Deck The Hall With Boughs Of Holly
The tune of Deck The Hall is, in fact, that of a well-known Welsh carol, known as Nos Galan, which dates from the late 18th Century and which seems linked to new year, rather than Christmas, celebrations.
"There is a wonderful tradition of Welsh carolling, known as the plygain style," said Prof Russell. "It is still very active within Wales, particularly near Welshpool, and is connected to the Welsh language tradition.
Sans Day Carol
Like the Coventry Carol and the Sussex Carol, the Sans Day Carol is named after a place - the village of St Day in Cornwall.
Prior to the carol's publication in the Oxford Book of Carols, its name was changed from St Day Carol to Sans Day Carol.
Now the villagers of St Day want its rightful name restored.
"I would really love to start a campaign to get its name back," said Bernadette Fallon, who chairs the St Day Historical and Conservation Society.
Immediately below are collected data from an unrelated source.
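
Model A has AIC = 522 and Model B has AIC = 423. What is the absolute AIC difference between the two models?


Compute |522 - 423| = 99.
Model B has the smaller AIC.

99


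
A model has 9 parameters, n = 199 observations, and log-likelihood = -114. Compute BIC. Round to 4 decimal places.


Compute k*ln(n) = 9*ln(199) = 9*5.293305 = 47.639745.
Then -2*loglik = 228.
BIC = 47.639745 + 228 = 275.639745, which rounds to 275.6397.

275.6397


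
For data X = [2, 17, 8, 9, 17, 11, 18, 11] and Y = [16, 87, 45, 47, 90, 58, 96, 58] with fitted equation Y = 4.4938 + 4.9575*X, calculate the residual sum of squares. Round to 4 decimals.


Compute predicted values, then residuals = yi - yhat_i.
Residuals: [1.5912, -1.7713, 0.8462, -2.1113, 1.2287, -1.0263, 2.2712, -1.0263].
SSres = sum(residual^2) = 19.6177.

19.6177


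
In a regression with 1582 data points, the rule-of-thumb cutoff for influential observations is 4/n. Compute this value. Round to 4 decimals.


Using the rule of thumb:
Threshold = 4 / 1582 = 0.0025.

0.0025


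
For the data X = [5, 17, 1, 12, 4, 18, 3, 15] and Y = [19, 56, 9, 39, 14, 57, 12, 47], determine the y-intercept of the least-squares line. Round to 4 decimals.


First find the slope: b1 = 2.9560.
Means: xbar = 9.3750, ybar = 31.6250.
b0 = ybar - b1 * xbar = 31.6250 - 2.9560 * 9.3750 = 3.9121.

3.9121


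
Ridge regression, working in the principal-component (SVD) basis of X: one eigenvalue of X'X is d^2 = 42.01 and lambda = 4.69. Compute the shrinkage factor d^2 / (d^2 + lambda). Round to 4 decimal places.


d^2 + lambda = 42.01 + 4.69 = 46.7000.
Shrinkage factor = 42.01/46.7000 = 0.8996.

0.8996


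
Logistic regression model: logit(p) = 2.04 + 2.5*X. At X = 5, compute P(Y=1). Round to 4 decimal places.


z = 2.04 + 2.5 * 5 = 14.5400.
Sigmoid: P = 1 / (1 + exp(-14.5400)) = 1.0000.

1.0000


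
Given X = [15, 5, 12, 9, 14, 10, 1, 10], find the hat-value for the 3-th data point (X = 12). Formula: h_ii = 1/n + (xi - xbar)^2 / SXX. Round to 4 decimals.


Mean of X: xbar = 9.5000.
SXX = 150.0000.
For X = 12: h = 1/8 + (12 - 9.5000)^2/150.0000 = 0.1667.

0.1667


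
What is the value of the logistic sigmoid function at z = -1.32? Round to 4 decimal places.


exp(1.3200) = 3.7434.
1 + exp(-z) = 4.7434.
sigmoid = 1/4.7434 = 0.2108.

0.2108


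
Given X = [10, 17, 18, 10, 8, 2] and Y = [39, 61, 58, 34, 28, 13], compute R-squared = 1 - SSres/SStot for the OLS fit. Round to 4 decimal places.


Fit the OLS line: b0 = 5.9453, b1 = 3.0358.
SSres = 37.1065.
SStot = 1666.8333.
R^2 = 1 - 37.1065/1666.8333 = 0.9777.

0.9777


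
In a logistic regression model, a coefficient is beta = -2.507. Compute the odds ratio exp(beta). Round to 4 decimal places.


The odds ratio is computed as:
OR = e^(-2.507) = 0.0815.

0.0815


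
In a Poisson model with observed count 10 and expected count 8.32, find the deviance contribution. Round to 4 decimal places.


y/mu = 10/8.32 = 1.201923 (approx.), and ln(10/8.32) = 0.183923.
y * ln(y/mu) = 10 * 0.183923 = 1.839230.
y - mu = 1.68.
D = 2 * (1.839230 - 1.68) = 0.318460, which rounds to 0.3185.

0.3185


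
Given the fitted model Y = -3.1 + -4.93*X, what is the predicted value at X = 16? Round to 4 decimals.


Substitute X = 16 into the equation:
Y = -3.1 + -4.93 * 16 = -3.1 + -78.8800 = -81.9800.

-81.9800


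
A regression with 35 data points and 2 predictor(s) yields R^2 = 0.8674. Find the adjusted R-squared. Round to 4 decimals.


Adjusted R^2 = 1 - (1 - R^2) * (n-1)/(n-p-1).
(1 - R^2) = 0.1326.
(n-1)/(n-p-1) = 34/32.
(1 - R^2) * (n-1) = 0.1326 * 34 = 4.5084.
Divide by (n-p-1): 4.5084 / 32 = 0.1409.
Adj R^2 = 1 - 0.1409 = 0.8591.

0.8591


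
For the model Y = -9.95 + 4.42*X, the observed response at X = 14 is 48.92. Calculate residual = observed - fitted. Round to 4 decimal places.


Compute yhat = -9.95 + (4.42)(14) = 51.9300.
Residual = actual - predicted = 48.92 - 51.9300 = -3.0100.

-3.0100


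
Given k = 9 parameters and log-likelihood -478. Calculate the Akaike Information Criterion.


AIC = 2*9 - 2*(-478).
= 18 + 956 = 974.

974


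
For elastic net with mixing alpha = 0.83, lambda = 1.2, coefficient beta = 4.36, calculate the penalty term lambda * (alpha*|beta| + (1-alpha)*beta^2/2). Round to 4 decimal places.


Compute:
L1 = 0.83 * 4.36 = 3.6188.
L2 = 0.17 * 4.36^2 / 2 = 1.6158.
Penalty = 1.2 * (3.6188 + 1.6158) = 6.2815.

6.2815


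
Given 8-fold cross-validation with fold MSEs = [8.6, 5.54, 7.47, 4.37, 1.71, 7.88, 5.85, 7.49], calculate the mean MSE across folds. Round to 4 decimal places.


Sum of fold MSEs = 48.9100.
Average = 48.9100 / 8 = 6.1138.

6.1138


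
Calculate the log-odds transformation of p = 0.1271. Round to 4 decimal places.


The odds are p/(1-p) = 0.1271 / 0.8729 = 0.1456.
logit(p) = ln(0.1456) = -1.9268.

-1.9268


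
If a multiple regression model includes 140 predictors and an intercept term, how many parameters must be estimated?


Including the intercept, the model has 140 predictor coefficients + 1 intercept.
Total = 141.

141


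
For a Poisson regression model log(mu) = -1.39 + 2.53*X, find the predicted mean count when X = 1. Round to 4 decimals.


Linear predictor: eta = -1.39 + (2.53)(1) = 1.1400.
Expected count: mu = exp(1.1400) = 3.1268.

3.1268


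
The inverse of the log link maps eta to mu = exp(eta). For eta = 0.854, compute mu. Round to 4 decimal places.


Apply the inverse link:
mu = e^0.854 = 2.3490.

2.3490


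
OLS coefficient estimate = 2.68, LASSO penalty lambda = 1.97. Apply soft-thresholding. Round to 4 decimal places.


|beta_OLS| = 2.68.
lambda = 1.97.
Since |beta| > lambda, coefficient = sign(beta)*(|beta| - lambda) = 0.7100.
Result = 0.7100.

0.7100


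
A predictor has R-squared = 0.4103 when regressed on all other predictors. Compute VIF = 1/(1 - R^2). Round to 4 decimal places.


VIF = 1 / (1 - 0.4103).
= 1 / 0.5897 = 1.6958.

1.6958


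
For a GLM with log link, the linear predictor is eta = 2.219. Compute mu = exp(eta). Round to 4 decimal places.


The inverse log link gives:
mu = exp(2.219) = 9.1981.

9.1981


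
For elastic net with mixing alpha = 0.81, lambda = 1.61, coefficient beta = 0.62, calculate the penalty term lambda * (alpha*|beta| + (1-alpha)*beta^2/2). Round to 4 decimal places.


alpha * |beta| = 0.81 * 0.62 = 0.5022.
(1-alpha) * beta^2/2 = 0.19 * 0.3844/2 = 0.0365.
Total = 1.61 * (0.5022 + 0.0365) = 0.8673.

0.8673


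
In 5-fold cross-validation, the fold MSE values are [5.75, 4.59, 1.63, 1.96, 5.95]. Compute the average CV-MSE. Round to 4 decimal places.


Total MSE across folds = 19.8800.
CV-MSE = 19.8800/5 = 3.9760.

3.9760


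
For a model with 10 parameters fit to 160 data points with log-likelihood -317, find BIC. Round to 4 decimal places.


k * ln(n) = 10 * ln(160) = 10 * 5.075174 = 50.751740.
-2 * loglik = -2 * (-317) = 634.
BIC = 50.751740 + 634 = 684.751740, which rounds to 684.7517.

684.7517


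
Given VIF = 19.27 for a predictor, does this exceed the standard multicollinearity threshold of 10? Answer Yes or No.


Compare VIF = 19.27 to the threshold of 10.
19.27 >= 10, so the answer is Yes.

Yes


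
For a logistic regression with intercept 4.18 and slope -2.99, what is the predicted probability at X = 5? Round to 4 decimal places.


z = 4.18 + -2.99 * 5 = -10.7700.
Sigmoid: P = 1 / (1 + exp(10.7700)) = 0.0000.

0.0000


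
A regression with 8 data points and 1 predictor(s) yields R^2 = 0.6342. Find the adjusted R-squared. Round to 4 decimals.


Using the formula:
(1 - 0.6342) = 0.3658.
Multiply by 7/6: 0.3658 * 7 = 2.5606, then 2.5606 / 6 = 0.4268.
Adj R^2 = 1 - 0.4268 = 0.5732.

0.5732


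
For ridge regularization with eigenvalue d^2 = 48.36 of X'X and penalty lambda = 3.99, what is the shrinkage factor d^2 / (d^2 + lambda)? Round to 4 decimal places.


Denominator = d^2 + lambda = 48.36 + 3.99 = 52.3500.
Shrinkage = 48.36 / 52.3500 = 0.9238.

0.9238


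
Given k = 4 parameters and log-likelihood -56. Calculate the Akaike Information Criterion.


AIC = 2*4 - 2*(-56).
= 8 + 112 = 120.

120


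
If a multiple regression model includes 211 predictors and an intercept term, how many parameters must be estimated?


Each predictor gets one coefficient, plus one intercept.
Total parameters = 211 + 1 = 212.

212


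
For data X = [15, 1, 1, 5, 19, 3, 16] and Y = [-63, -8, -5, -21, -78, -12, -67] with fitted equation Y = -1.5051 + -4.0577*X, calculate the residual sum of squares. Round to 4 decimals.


Predicted values from Y = -1.5051 + -4.0577*X.
Residuals: [-0.6294, -2.4372, 0.5628, 0.7936, 0.6014, 1.6782, -0.5717].
SSres = 10.7875.

10.7875


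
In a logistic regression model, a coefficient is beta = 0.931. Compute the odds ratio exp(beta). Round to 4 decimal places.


exp(0.931) = 2.5370.
So the odds ratio is 2.5370.

2.5370


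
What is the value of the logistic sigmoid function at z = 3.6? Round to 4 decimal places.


First, exp(-3.6000) = 0.0273.
Then sigma(z) = 1/(1 + 0.0273) = 0.9734.

0.9734


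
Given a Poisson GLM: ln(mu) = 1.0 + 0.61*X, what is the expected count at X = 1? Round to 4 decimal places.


Compute eta = 1.0 + 0.61 * 1 = 1.6100.
Apply inverse link: mu = e^1.6100 = 5.0028.

5.0028


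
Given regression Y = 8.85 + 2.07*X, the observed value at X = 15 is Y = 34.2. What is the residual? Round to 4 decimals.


Compute yhat = 8.85 + (2.07)(15) = 39.9000.
Residual = actual - predicted = 34.2 - 39.9000 = -5.7000.

-5.7000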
"By rights it is the St Day Carol and it belongs to our village. It was first collected from a man named Thomas Beard, whose descendents still live in the village."
Ms Fallon said the carol is still sung annually in the village's church, chapel and market square.
"Any time there is a gathering of people from St Day, it's the first choice," she said
According to Ms Skeaping, the carol describes the ancient tradition of decorating the home with evergreens during midwinter.
The Holly And The Ivy
"There's no doubt this is a very old carol," said Prof. "A lot of people connect it with medieval carolling."
The best-known tune was taken down in Gloucestershire by Cecil Sharp in 1911.
However, Prof Russell said a second melody was recorded from a traveller called Jones in the Forest of Dean.
"It's a lovely setting and one that has caught on in South Yorkshire," he said.
Despite the strong associations between carols and communities, in many cases it is difficult to trace the music's exact origin.
Jeremy Summerly, from the Royal College of Music, is presenting a Radio 4 series on the history of carols. He said some may simply be known by the place name where they were recorded, rather than where they originated.
"A good analogy is with football chants," he said. "If one group of fans adopts a song, they make it theirs and they become fiercely proud of it - but it may not actually have originated with them."
But, importantly, he added: "Where a carol has originated becomes almost irrelevant. The interesting thing is where they have taken root and are being performed today."